On Mon, Dec 20, 2010 at 3:34 PM, Ryan D. [email protected]
wrote:
On Dec 20, 2010, at 11:51 , Charles Oliver N. wrote:
The JVM and the JDK APIs suck at process manipulation…not JRuby.
Oh come now. If the JVM sucks at something, JRuby sucks at it too. Don’t pass
the buck.
You couldn’t be more wrong. It’s understandable since you don’t
actually know anything about JRuby’s implementation.
Notice I specifically called out the JDK APIs. The JDK provides very
primitive APIs for dealing with processes, providing no way to share
stdio streams with child processes, no way to let child processes run
without pumping their IO streams, no way to get actual PIDs and send
signals to them, and so on. These are APIs that haven’t changed in
over a decade, designed to provide the lowest common denominator of
Process management features across many platforms. They pretty much
suck.
JRuby, in its default mode, does all its process management using
these APIs. We use a few mostly-portable tricks to get real PIDs and
to make processes appear more detached than they are, but we don’t do
much more than that. However, using FFI, it’s trivial to route around
those cumbersome built-in APIs and get much more modern behavior. A
perfect example is my “spoon” gem, which uses FFI to bind the
posix_spawn syscall, which allows something no other standard JDK API
can do: sharing stdio with child processes. We also ship with a set of
native bindings (across almost a dozen platforms) to POSIX functions
that have no equivalent in the JDK, ranging from process management
(waitpid, kill), to signals, to filesystem ‘stat’, and more.
JRuby goes above and beyond the typical JVM-based language in
supporting the POSIX features in question, and the limitations of the
JVM and JDK are often not applicable to JRuby.
JRuby does the best job it can do cross-platform with the JDK APIs
provided for it. If you need to go outside those APIs, or if we “suck”

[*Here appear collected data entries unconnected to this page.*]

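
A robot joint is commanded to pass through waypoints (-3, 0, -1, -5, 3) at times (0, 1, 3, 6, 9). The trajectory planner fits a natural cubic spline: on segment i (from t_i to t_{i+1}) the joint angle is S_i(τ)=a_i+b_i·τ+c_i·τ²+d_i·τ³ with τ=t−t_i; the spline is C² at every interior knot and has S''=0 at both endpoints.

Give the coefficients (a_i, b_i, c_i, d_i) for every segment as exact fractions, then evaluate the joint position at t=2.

Δ: Δ0=3, Δ1=-1/2, Δ2=-4/3, Δ3=8/3
row 1: diag=6, rhs=-21; c'=1/3, d'=-7/2
row 2: denom=10−2·1/3=28/3; d'=(-5−2·-7/2)/(28/3)=3/14
row 3: denom=12−3·9/28=309/28; d'=(24−3·3/14)/(309/28)=218/103
back: M3=218/103
back: M2=3/14−9/28·218/103=-48/103
back: M1=-7/2−1/3·-48/103=-689/206
M: M0=0, M1=-689/206, M2=-48/103, M3=218/103, M4=0
seg 0: a=-3, c=M0/2=0, d=(M1−M0)/(6·1)=-689/1236, b=Δ0−h0·(2M0+M1)/6=4397/1236
seg 1: a=0, c=M1/2=-689/412, d=(M2−M1)/(6·2)=593/2472, b=Δ1−h1·(2M1+M2)/6=1165/618
seg 2: a=-1, c=M2/2=-24/103, d=(M3−M2)/(6·3)=133/927, b=Δ2−h2·(2M2+M3)/6=-595/309
seg 3: a=-5, c=M3/2=109/103, d=(M4−M3)/(6·3)=-109/927, b=Δ3−h3·(2M3+M4)/6=170/309
t_q=2 → seg 1, τ=1; S=0+1165/618·τ+-689/412·τ²+593/2472·τ³=373/824

  seg 0: a=-3 b=4397/1236 c=0 d=-689/1236
  seg 1: a=0 b=1165/618 c=-689/412 d=593/2472
  seg 2: a=-1 b=-595/309 c=-24/103 d=133/927
  seg 3: a=-5 b=170/309 c=109/103 d=-109/927
S(2) = 373/824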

in how we utilize them, it’s a trivial matter to bind native C
process-management logic via FFI and use that. It won’t be as portable
as what we provide, but it will work.If it were trivial, why aren’t you shipping it (or at least pointing to a jruby
supported gem that does)? You’ve espoused FFI as the C-API silver bullet time and
again. I have doubts that it is that trivial as FFI itself seems non-portable.
We don’t ship anything yet because exactly one person has reported
these issues, and we provided workarounds for almost every case with
just a few lines of FFI code. I’d love to work out a complete set of
native-behaving process management APIs (for users to opt into), but
there’s only so much we can do in a given cycle. Given limited
resources, we cater to the majority first. The majority of JRuby users
do not have these issues, and would prefer we work on Ruby 1.9
compatibility, user-reported bugs, and Java integration features.
Perhaps you’d like to help? I’d happily support you.